Chances are you never look at the detail in those small charges that show up on the cell phone bills your employees submit as part of your company’s bring-your-own-device (BYOD) program. But those charges are there if you look, and while they may be small, taken together “cramming” can really add up.
For most people, a charge of under $2 and labeled something like “Voicemail” or “Internet Surcharge” isn’t something to turn into a priority requiring follow-up. But maybe it should be. In an announcement last week, the four major wireless carriers in the United States said that they’re dropping Premium Short Message Service (SMS) support as a way to crack down on cramming.
“Cramming,” if you haven’t heard the term before, refers to unauthorized third-party charges that are placed on phone bills as a way to defraud consumers. Cramming has been a problem for years on landlines, ever since carriers were allowed to collect money for services through phone bills.
While many third-party charges for services are legitimate, there’s little effective regulation on them beyond consumer complaints, and as a result scammers can rack up billions of dollars a few bucks at a time. The problem has moved on to wireless carriers, where the easiest way to accomplish such a charge is to claim that the phone owner has sent a premium message.
These messages in themselves aren’t illegal. In fact, they’re a common fundraising method for charities, where you’ll often see a request to send a text to a five-digit number to make a donation. But this method of billing also provides a conduit for extracting funds from people who aren’t paying attention to their bills.
Now that employees are submitting their phone bills as expense items as part of an agreement with their employers to provide their own cell phone for business use, this problem has become magnified. While each individual charge on a wireless bill may amount to only a few dollars, all of the unauthorized charges on a given bill can be substantial, especially if the employee getting the bill doesn’t know what to look for.
Add up several of those charges for each employee, and then multiply them by all of your employees using wireless devices, and it’s not hard to see totals adding up to thousands of dollars per month. Multiply that by the months over the course of a year, and it can be tens of thousands of dollars. This money drain is enough to cause nearly any company to take action, especially considering that your company gets no value for that expense.
So what can you do about it?
Even though the major carriers are eliminating a major source of cramming, that doesn’t mean the charges will disappear. So you should perform at least a check of a sample of employee wireless bills each month. If you find a suspicious charge, either ask the employee to follow up or ask permission to follow up for them.
Fortunately, follow-up is easy. “What we have always told customers is that if there’s a charge on your bill you didn’t incur, just get in touch with us and we will credit you for it,” AT&T spokesman Mark Siegel told eWEEK in an email. Siegel said AT&T will eliminate the charge with just a phone request.
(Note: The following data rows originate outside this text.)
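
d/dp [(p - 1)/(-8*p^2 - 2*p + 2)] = 2*p*(p - 2)/(16*p^4 + 8*p^3 - 7*p^2 - 2*p + 1)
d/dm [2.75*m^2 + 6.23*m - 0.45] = 5.5*m + 6.23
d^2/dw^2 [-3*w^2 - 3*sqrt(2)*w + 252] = -6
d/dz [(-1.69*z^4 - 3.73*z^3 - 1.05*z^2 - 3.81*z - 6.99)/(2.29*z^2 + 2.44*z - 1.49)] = (-7.7402*z^5 - 20.9125*z^4 - 8.13*z^3 + 22.836*z^2 + 35.1432*z + 22.7325)/(5.2441*z^4 + 11.1752*z^3 - 0.8706*z^2 - 7.2712*z + 2.2201)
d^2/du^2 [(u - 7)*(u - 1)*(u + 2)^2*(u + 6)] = 20*u^3 + 24*u^2 - 270*u - 260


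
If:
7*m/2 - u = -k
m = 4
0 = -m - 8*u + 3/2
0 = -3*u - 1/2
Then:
No Solution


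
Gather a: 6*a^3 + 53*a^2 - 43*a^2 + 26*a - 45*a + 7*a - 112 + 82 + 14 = 6*a^3 + 10*a^2 - 12*a - 16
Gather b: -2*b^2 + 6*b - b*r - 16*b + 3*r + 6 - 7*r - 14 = -2*b^2 + b*(-r - 10) - 4*r - 8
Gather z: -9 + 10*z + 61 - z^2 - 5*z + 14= -z^2 + 5*z + 66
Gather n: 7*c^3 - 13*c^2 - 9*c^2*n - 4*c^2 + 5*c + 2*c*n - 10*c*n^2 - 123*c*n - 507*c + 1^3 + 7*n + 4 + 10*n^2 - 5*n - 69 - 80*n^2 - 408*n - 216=7*c^3 - 17*c^2 - 502*c + n^2*(-10*c - 70) + n*(-9*c^2 - 121*c - 406) - 280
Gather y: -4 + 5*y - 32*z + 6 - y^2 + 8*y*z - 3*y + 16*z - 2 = -y^2 + y*(8*z + 2) - 16*z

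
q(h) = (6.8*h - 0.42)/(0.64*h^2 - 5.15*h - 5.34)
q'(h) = (5.15 - 1.28*h)*(6.8*h - 0.42)/(0.64*h^2 - 5.15*h - 5.34)^2 + 6.8/(0.64*h^2 - 5.15*h - 5.34) = (-4.352*h^2 + 0.537599999999998*h - 38.475)/(0.4096*h^4 - 6.592*h^3 + 19.6873*h^2 + 55.002*h + 28.5156)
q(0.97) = -0.63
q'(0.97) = -0.44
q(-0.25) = 0.53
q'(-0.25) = -2.41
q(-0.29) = 0.63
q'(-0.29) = -2.71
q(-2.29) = -1.63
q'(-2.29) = -0.65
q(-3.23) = -1.25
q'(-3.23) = -0.27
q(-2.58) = -1.47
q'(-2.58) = -0.46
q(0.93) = -0.62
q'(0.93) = -0.46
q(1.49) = -0.84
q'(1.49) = -0.35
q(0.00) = 0.08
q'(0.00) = -1.35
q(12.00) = 3.24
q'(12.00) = -1.05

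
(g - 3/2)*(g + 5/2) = g^2 + g - 15/4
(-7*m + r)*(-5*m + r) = 35*m^2 - 12*m*r + r^2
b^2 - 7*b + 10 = (b - 5)*(b - 2)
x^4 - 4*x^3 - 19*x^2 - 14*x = x*(x - 7)*(x + 1)*(x + 2)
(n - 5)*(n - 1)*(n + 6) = n^3 - 31*n + 30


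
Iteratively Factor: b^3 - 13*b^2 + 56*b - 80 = (b - 5)*(b^2 - 8*b + 16) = (b - 5)*(b - 4)*(b - 4)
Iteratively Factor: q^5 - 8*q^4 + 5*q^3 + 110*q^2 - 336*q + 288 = (q - 4)*(q^4 - 4*q^3 - 11*q^2 + 66*q - 72) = (q - 4)*(q - 3)*(q^3 - q^2 - 14*q + 24) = (q - 4)*(q - 3)*(q + 4)*(q^2 - 5*q + 6) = (q - 4)*(q - 3)*(q - 2)*(q + 4)*(q - 3)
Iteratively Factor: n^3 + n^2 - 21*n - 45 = (n + 3)*(n^2 - 2*n - 15) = (n + 3)^2*(n - 5)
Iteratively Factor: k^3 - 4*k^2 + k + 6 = (k - 3)*(k^2 - k - 2) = (k - 3)*(k + 1)*(k - 2)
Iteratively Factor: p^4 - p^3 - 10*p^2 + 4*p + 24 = (p + 2)*(p^3 - 3*p^2 - 4*p + 12) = (p + 2)^2*(p^2 - 5*p + 6) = (p - 2)*(p + 2)^2*(p - 3)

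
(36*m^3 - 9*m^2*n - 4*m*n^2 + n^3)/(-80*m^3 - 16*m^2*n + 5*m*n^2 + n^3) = (-9*m^2 + n^2)/(20*m^2 + 9*m*n + n^2)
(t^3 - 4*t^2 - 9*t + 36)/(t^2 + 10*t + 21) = (t^2 - 7*t + 12)/(t + 7)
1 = 1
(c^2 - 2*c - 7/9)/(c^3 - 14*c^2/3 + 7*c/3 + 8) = (9*c^2 - 18*c - 7)/(3*(3*c^3 - 14*c^2 + 7*c + 24))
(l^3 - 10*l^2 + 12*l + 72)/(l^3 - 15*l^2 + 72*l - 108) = (l + 2)/(l - 3)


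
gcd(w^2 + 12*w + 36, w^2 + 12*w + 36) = w^2 + 12*w + 36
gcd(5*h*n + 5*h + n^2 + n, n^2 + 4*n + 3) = n + 1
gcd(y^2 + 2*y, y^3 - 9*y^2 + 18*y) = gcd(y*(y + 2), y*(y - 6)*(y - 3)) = y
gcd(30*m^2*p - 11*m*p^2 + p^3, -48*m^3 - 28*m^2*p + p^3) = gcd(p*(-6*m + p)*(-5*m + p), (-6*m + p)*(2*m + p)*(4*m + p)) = -6*m + p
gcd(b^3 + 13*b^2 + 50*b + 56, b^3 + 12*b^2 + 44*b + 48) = b^2 + 6*b + 8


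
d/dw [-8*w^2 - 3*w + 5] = -16*w - 3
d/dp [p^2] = 2*p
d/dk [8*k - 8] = 8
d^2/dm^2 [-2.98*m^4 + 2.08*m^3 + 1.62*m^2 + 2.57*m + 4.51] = -35.76*m^2 + 12.48*m + 3.24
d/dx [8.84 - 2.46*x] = -2.46000000000000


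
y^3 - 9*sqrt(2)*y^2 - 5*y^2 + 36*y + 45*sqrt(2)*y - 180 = (y - 5)*(y - 6*sqrt(2))*(y - 3*sqrt(2))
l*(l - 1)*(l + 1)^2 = l^4 + l^3 - l^2 - l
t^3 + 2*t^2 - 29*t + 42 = (t - 3)*(t - 2)*(t + 7)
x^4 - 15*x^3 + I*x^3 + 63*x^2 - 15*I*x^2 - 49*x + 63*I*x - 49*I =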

How Cramming Affects Your Company’s Bottom Line
Verizon Wireless, meanwhile, said it has already begun looking for ways to cut out unauthorized charges. “For years, Verizon has been vigilant in protecting our customers from bad actors,” Verizon Wireless General Counsel William B. Petersen told eWEEK in an email. “There have been numerous times we have terminated programs and in some cases have taken aggressive legal action in order to ensure our customers were protected.
“Since premium messaging was first introduced, technology advances and smartphone adoption have dramatically changed the way customers access information. Verizon had previously decided to exit the premium messaging business because of these changes as well as recent allegations that third parties have engaged in improper conduct in providing premium messaging services to our customers.”
Petersen said Verizon will continue to support text-to-donate for charitable programs and text-to-contribute for political campaigns that use the technology.
Sprint and T-Mobile have said recently that they are also eliminating their premium SMS services.
“T-Mobile will no longer allow third parties to bill customers for premium SMS services,” T-Mobile spokesman Glenn Zaccara told eWEEK in an email, noting that there are some exceptions, including text-to-donate services and Google Play charges.
But it’s worth noting that those premium services are not the only way that scammers can add third-party charges to phone bills. Those can show up in the guise of charges for nearly anything, but normally they’re intended to appear as if they were legitimate charges, and they’re intentionally kept small. The idea is that nobody is going to take the time to call to dispute a 99-cent charge.
But remember, those charges add up. A 99-cent charge is a $12 annual fee, and if there’s one such charge, there are probably many. It can add up to real money if not kept in check.
In the meantime, perform a random sample of phone bills to get a handle on the size of the problem and create a policy regarding add-on charges for phone bills. For example, you might choose to allow charitable contributions, but you might also choose not to reimburse employees for them. Keeping a lid on these expenses need not take a lot of time, but it can pay big dividends over the long run.